A moment stretched as he brooded at her. “You’re barely standing upright and I’m not carrying you again if you collapse. Do so inside while I take care of business. Help yourself to the jet-powered shower.”

“And you dare badmouth this place. I would have been ecstatic with rudimentary indoor plumbing. A jet shower is nirvana.”

“It’s nothing like you’re used to …” She opened her mouth to remind him that she hadn’t always been a prince’s daughter. He overrode her. “And don’t expect anything fancy to eat. Provisions are all dried, powdered and canned.”

“It comes with food, too? A veritable five-star hotel, then.”

“Go.”

“Why do I get the feeling you want to get rid of me?” He rumbled something dangerous in his gut. She raised her hands in teasing placation. “I’ll go, but only because what you’re offering is irresistible. Rest, cleanliness, anything edible—” and being alone with you, she added inwardly “—constitutes heaven to me.”

With a last impish glance, she did her best not to wobble to the “inside” his stern finger had pointed to.

She entered a shock of a futuristic bathroom encased in pearly black marble, with a white onyx tub and toilet, a tempered-glass sink and a shower cubicle and brushed-steel fixtures and accents. It felt constructed to suit another facet of him, the ultramodern desert knight, where he—

Worry detonated inside her, aborting her fantasies.

She rushed back out. “Where’s Dahabeya?”

Amjad had been standing where she’d left him, staring at the ceiling. Nonchalance descended at her reappearance, masking what she’d seen on his face. But she had seen it. A terrible bleakness.
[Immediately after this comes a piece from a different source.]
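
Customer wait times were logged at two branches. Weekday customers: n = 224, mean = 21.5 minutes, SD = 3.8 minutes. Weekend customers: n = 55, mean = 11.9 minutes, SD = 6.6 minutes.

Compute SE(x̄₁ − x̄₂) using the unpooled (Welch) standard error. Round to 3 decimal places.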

He shrugged. “In her stable, fed and watered. I’ll go wash her down and treat any injuries she sustained.”

With that he started fortifying himself again. She walked back slowly to the bathroom, her nerves rattling.
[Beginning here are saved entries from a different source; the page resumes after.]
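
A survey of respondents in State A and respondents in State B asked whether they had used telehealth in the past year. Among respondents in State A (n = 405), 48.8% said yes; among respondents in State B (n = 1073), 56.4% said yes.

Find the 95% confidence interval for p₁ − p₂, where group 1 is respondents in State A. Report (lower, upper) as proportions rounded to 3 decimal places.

(-0.133, -0.019)

Each SE is √(p̂(1−p̂)/n): √(0.4880·0.5120/405) = 0.02484 and √(0.5640·0.4360/1073) = 0.01514.
SE(p̂₁ − p̂₂) = √(SE₁² + SE₂²) = √(0.0006170256 + 0.0002292196) = 0.02909, since the two samples are independent.
At 95% confidence z* = 1.960; margin = 1.960 × 0.02909 = 0.05702.
The difference is 0.4880 − 0.5640 = -0.0760, so the interval is -0.0760 ± 0.05702 = (-0.133, -0.019).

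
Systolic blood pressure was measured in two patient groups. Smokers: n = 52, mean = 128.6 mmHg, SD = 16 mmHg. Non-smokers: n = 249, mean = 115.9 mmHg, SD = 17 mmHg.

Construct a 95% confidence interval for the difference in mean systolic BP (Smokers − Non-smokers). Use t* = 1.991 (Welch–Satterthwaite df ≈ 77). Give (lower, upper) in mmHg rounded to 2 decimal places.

(7.79, 17.61)

SE₁ = s₁/√n₁ = 16/√52 = 2.2188; SE₂ = 17/√249 = 1.0773.
Independent samples, unequal variances: SE_diff = √(SE₁² + SE₂²) = √(4.92307344 + 1.16057529) = 2.4665.
t* = 1.991, so margin of error = 1.991 × 2.4665 = 4.9108.
Difference in means = 128.6 − 115.9 = 12.7000.
12.7000 ± 4.9108 → (7.79, 17.61).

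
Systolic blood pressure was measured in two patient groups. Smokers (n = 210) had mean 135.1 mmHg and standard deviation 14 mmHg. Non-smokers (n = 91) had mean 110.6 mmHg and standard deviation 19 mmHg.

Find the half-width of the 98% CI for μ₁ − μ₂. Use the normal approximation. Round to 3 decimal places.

Standard errors of each mean: 14/√210 = 0.9661 and 19/√91 = 1.9917.
SE(x̄₁ − x̄₂) = √(0.9661² + 1.9917²) = 2.2136 for independent samples with unequal variances.
With z* = 2.326, the margin is 2.326 × 2.2136 = 5.1488.

5.149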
What could have warranted such an expression?

He’s exhausted, she answered herself. She’d just caught him not hiding it. She should stop gorging on his every breath and overanalyzing his every expression.

She exited a stinging, reviving shower, was drying herself with towels she’d found bagged and smelling of freshness when another scent hit her. Ambrosia, by the smell of it.
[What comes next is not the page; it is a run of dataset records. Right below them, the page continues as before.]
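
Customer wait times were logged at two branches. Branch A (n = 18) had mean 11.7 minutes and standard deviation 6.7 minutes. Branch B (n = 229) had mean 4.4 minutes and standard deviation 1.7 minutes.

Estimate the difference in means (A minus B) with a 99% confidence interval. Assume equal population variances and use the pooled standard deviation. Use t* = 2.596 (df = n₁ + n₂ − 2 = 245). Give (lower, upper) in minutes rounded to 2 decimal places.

s_p = √[((n₁−1)s₁² + (n₂−1)s₂²)/(n₁+n₂−2)] = √[(17·6.7² + 228·1.7²)/245] = 2.4092.
SE = 2.4092·√(1/18 + 1/229) = 0.5897.
With t* = 2.596, margin = 2.596 × 0.5897 = 1.5309.
x̄₁ − x̄₂ = 11.7 − 4.4 = 7.3000; interval 7.3000 ± 1.5309 = (5.77, 8.83).

(5.77, 8.83)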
She scooped up her clothes, and the scent of fear and exhaustion rising from them made her groan in disgust. And she’d been clinging to him smelling like that.

She peeked around the wall. Amjad had his back to her in the kitchen. She bolted across the corridor.

She raided his closet, picked a shirt that fell to her knees. She didn’t find any underwear, put her own, washed and wet, on.

She pattered out over the warm, wonderful stone texture of the floor on bare feet, almost dizzy with hunger as the scent intensified on approaching the kitchen.

Her return was rewarded by a look of disinterest.

She smiled. She was on to him. He was anything but disinterested. In anything. From beneath that lazy, bored facade, he watched everything like a hawk, avid, analyzing. And he was anything but uninterested in her. She’d prove it.

“I’ve changed my mind.” She craned her neck around him to get a closer whiff of the edible delight he was stirring. “This place is a hundred-star hotel. It’s got its own crown-prince chef.”

He peered down his sculpted nose at her. “Don’t be so quick to promote me to chefdom. You haven’t tasted this mess yet.”

“Nothing that smells that good can taste bad. What is it?”

“You mean you’ve never seen lentils before? Your diet consists solely of carnivorous delicacies and men?”

He wouldn’t stop goading her about her supposed man-devouring activities, would he? He’d learn different. Until then, nothing he said could touch her. Even if it always tickled her.

“I’ll have you know I’m a vegetarian.” She served generous portions into the bowls he’d put out. “And lentils are one of my favorite foods. I’m asking about the spices that give it that heavenly aroma.”